During the late Middle Ages, Vilnius was known as almost the most prosperous city in Eastern Europe, the long-term residence of many eminent scientists, humanists, and architects, etc. Once the Italian masters rebuilt the hotel, it started changing hands like a dollar bill. It different times, it was owned by prominent city residents, including some mayors.
In the 19th century, the building was bought by the wealthy Algirdas Vagneris, who renamed it the Hotel Italja. His son, Vitoldas, performed a large-scale restoration of the hotel and added a fourth floor while giving the hotel a distinct neo-baroque look. Its appearance has been preserved to this day.
Until recently, the French city of Nantes didn’t have a single world-class hotel. This problem was fixed in 2012, when the former Nantes Palace of Justice was transformed into the stately Radisson Blu Hotel, Nantes.
The Palace was originally built in the 19th century.
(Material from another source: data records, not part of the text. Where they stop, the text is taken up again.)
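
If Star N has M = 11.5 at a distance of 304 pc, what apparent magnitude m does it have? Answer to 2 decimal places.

m = M + 5 log₁₀(d/10 pc) = 11.5 + 5 log₁₀(304/10)
  = 11.5 + 5 × 1.483 = 11.5 + 7.41 = 18.91.

18.91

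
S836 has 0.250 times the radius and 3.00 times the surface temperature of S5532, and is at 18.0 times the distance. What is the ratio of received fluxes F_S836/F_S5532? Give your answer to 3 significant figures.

L_S836/L_S5532 = (R_S836/R_S5532)²(T_S836/T_S5532)⁴ = (0.250)² × (3.00)⁴ = 5.062.
F_S836/F_S5532 = (L_S836/L_S5532)/(d_S836/d_S5532)² = 5.062 / (18.0)² = 0.01562.

0.0156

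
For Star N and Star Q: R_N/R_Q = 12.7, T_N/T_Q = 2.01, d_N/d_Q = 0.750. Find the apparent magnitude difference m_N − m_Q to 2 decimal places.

L_N/L_Q = (12.7)²(2.01)⁴ = 2633.
F_N/F_Q = (L_N/L_Q)/(d_N/d_Q)² = 2633/0.5625 = 4680.
m_N − m_Q = −2.5 log₁₀(4680) = -9.18.

-9.18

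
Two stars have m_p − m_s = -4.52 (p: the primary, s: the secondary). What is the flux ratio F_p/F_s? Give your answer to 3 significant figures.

F_p/F_s = 10^(−(m_p − m_s)/2.5) = 10^(4.52/2.5) = 10^1.808 = 64.27.

64.3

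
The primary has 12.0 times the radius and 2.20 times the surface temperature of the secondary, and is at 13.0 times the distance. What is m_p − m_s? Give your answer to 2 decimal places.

L_p/L_s = (12.0)²(2.20)⁴ = 3373.
F_p/F_s = (L_p/L_s)/(d_p/d_s)² = 3373/169.0 = 19.96.
m_p − m_s = −2.5 log₁₀(19.96) = -3.25.

-3.25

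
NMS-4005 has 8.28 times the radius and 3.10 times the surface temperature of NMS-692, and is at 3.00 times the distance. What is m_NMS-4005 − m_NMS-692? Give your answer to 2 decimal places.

-7.12

L_NMS-4005/L_NMS-692 = (8.28)²(3.10)⁴ = 6332.
F_NMS-4005/F_NMS-692 = (L_NMS-4005/L_NMS-692)/(d_NMS-4005/d_NMS-692)² = 6332/9.000 = 703.5.
m_NMS-4005 − m_NMS-692 = −2.5 log₁₀(703.5) = -7.12.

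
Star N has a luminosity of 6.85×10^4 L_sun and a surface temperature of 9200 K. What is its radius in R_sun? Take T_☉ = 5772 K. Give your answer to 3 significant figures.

103 R_sun

R/R_☉ = √(L/L_☉) / (T/T_☉)² = √(6.85×10^4) / (1.594)²
       = 261.7 / 2.541 = 103.0.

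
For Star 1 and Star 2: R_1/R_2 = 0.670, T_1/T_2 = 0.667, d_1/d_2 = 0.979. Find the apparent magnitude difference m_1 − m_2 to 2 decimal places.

L_1/L_2 = (0.670)²(0.667)⁴ = 0.08885.
F_1/F_2 = (L_1/L_2)/(d_1/d_2)² = 0.08885/0.9584 = 0.09270.
m_1 − m_2 = −2.5 log₁₀(0.09270) = 2.58.

2.58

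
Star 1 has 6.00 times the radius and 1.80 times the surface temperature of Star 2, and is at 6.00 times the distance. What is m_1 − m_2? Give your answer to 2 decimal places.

L_1/L_2 = (6.00)²(1.80)⁴ = 377.9.
F_1/F_2 = (L_1/L_2)/(d_1/d_2)² = 377.9/36.00 = 10.50.
m_1 − m_2 = −2.5 log₁₀(10.50) = -2.55.

-2.55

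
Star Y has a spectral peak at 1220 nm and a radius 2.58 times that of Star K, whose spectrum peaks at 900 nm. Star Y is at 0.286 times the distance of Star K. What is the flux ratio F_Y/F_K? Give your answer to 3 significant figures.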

In addition to courts of law, it housed a gendarmerie (French law enforcement) and a prison located in an adjacent building.In 1992, the French Ministry of Justice announced a tender for a new building to house the judges of Nantes, and the Palace of Justice was abandoned for some time. It took a great deal of effort to convert it into a hotel. At the same time, the architects have done everything in their power to preserve the historical appearance of this colossal structure.
And finally, a few words about a modest (compared to other hotels), but very proud travelers’ retreat in the Icelandic capital. In two years, the local Radisson Blu 1919 Hotel, Reykjavik will celebrate its 100th birthday.
It was initially an office building for the largest steamship company in Iceland built by architect Guðjón Samúelsson. Incidentally, the building was equipped with the first elevator in the country. In 2005, the building was converted into a hotel.